Auch als Rallyauto war der Scirocco beliebt. Rodrigo Garrido / Shutterstock.com
Auch als Rallyauto war der Scirocco beliebt. Rodrigo Garrido / Shutterstock.com

Schnelle Entwicklung, schnelles Ende

Tatsächlich sollte der Scirocco schneller weiterentwickelt werden als das Modell, aus dem er abgeleitet war. Nur vier Jahre nach der Markteinführung erblickte die zweite Generation das Licht der Welt. Kantig wie eh und je, aber mit verbesserter Aerodynamik und stärkeren Motoren ist dieses Modell heute ein beliebtes Sammlerstück. Allerdings wird die zweite Modellreihe immer seltener und gut erhaltene Exemplare immer teurer. Mit dem Ende des VW Corrado, der als Nachfolger des Scirocco gilt, war es vorläufig vorbei mit VWs rebellischer Ader. Zwischen 1995 und 2008 gab es kein Auto aus Wolfsburg, das dem GTI das Super reichen konnte.

Frühere Sciroccos sind mittlerweile begehrte Klassiker. Divin Serhiy / Shutterstock.com
Frühere Sciroccos sind mittlerweile begehrte Klassiker. Divin Serhiy / Shutterstock.com

Die Auferstehung

Erste Anzeichen für eine Rückkehr des VW, der nie so richtig in die Modellpalette passen wollte, gab es bereits 2006 mit dem VW Iroc. In der Konzeptstudie steckten bereits viele der Designideen, die später auch die Gestaltung des neuen Scirocco III dominieren sollten. Tatsächlich war die Neuauflage zwar ein Liebling der Kritiker, verkaufte sich aber nur schleppend. Wer einen schnellen VW wollte, kaufte etwas mit dem Zusatz „GTI“. Wer etwas Exotisches wollte, schlug sich freiwillig mit den Problemen eines Alfa Romeo oder [Lotus]/https://www.pkw.de/autokatalog/lotus) herum. Die einzigen Käufer des Kompaktsportlers waren jene, die seinen Urahn aus den Siebzigerjahren kannten. Der Nostalgiefaktor schien den Scirocco gerettet zu haben.

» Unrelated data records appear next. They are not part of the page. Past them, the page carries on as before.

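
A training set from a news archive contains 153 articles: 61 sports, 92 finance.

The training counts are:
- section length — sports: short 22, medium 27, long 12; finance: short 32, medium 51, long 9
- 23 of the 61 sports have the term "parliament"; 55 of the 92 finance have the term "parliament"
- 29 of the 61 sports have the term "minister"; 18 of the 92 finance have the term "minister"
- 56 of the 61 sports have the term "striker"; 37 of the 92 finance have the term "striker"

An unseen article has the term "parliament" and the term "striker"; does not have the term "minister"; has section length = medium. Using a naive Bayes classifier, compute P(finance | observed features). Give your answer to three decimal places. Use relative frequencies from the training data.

0.668

sports: (61/153) × (27/61) × (23/61) × (32/61) × (56/61) ≈ 0.0320441
finance: (92/153) × (51/92) × (55/92) × (74/92) × (37/92) ≈ 0.0644631
P(finance | x) = 0.0644631 / 0.0965072 ≈ 0.668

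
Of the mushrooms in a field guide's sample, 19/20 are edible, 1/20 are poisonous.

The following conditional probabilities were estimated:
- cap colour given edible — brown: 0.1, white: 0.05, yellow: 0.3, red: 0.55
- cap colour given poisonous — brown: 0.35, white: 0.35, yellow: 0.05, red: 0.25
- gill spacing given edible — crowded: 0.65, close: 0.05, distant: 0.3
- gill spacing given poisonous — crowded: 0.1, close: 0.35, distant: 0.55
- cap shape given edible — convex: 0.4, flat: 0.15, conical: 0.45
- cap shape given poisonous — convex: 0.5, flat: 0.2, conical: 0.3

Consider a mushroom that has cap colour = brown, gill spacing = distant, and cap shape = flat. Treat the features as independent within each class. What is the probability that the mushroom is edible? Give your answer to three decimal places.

0.690

edible: 0.95 × 0.1 × 0.3 × 0.15 = 0.004275
poisonous: 0.05 × 0.35 × 0.55 × 0.2 = 0.001925
P(edible | x) = 0.004275 / 0.0062 ≈ 0.690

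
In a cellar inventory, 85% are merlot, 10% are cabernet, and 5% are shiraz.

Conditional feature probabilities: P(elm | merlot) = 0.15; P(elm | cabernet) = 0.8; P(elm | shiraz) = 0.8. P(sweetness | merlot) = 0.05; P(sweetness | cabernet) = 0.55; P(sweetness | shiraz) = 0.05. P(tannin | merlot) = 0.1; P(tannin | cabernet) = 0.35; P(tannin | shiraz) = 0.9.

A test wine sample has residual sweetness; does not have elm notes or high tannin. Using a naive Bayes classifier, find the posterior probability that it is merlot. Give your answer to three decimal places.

0.819

merlot: 0.85 × (1−0.15) × 0.05 × (1−0.1) = 0.0325125
cabernet: 0.1 × (1−0.8) × 0.55 × (1−0.35) = 0.00715
shiraz: 0.05 × (1−0.8) × 0.05 × (1−0.9) = 0.00005
P(merlot | x) = 0.0325125 / 0.0397125 ≈ 0.819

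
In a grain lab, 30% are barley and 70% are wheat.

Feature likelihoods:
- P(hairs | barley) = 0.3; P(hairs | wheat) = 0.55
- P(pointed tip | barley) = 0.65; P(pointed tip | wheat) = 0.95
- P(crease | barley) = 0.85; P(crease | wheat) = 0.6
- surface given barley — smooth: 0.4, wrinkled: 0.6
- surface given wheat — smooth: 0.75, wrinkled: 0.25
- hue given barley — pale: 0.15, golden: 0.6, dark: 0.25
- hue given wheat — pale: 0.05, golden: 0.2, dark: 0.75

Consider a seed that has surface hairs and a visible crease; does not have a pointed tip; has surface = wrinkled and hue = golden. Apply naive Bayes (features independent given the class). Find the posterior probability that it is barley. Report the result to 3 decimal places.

barley: 0.3 × 0.3 × (1−0.65) × 0.85 × 0.6 × 0.6 = 0.009639
wheat: 0.7 × 0.55 × (1−0.95) × 0.6 × 0.25 × 0.2 = 0.0005775
P(barley | x) = 0.009639 / 0.0102165 ≈ 0.943

0.943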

Der GTS war eine der heißeren Versionen des Scirocco. Volkswagen.
Der GTS war eine der heißeren Versionen des Scirocco. Volkswagen.

Der VW Scirocco fällt dem Sparkurs zum Opfer

Wäre da nicht die monumentale Dummheit der Volkswagen-Manager. Nach den Enthüllungen, die zum Dieselgate-Skandal werden sollten, musste man sich bemühen, das Saubermann-Image des Konzerns zu retten. Ein Auto, das Spaß machte und anders war, passte da einfach nicht ins Konzept. Stattdessen startete man einen Versuch, mit Elektroautos das Vertrauen der Kunden zurückzugewinnen. Neben dem Phaeton und dem Eos sollte es auch den Scirocco treffen. Ein Nachfolger für den kleinen Rebell ist momentan nicht geplant. Gebrauchte Sciroccos könnten in den nächsten Jahren stark an Wert gewinnen. Und so verabschieden sich Fans von einem der letzten interessanten Modelle im Portfolio von Deutschlands größtem Autobauer. Auf Wiedersehen, Scirocco. Vielleicht sieht man sich ja doch mal wieder.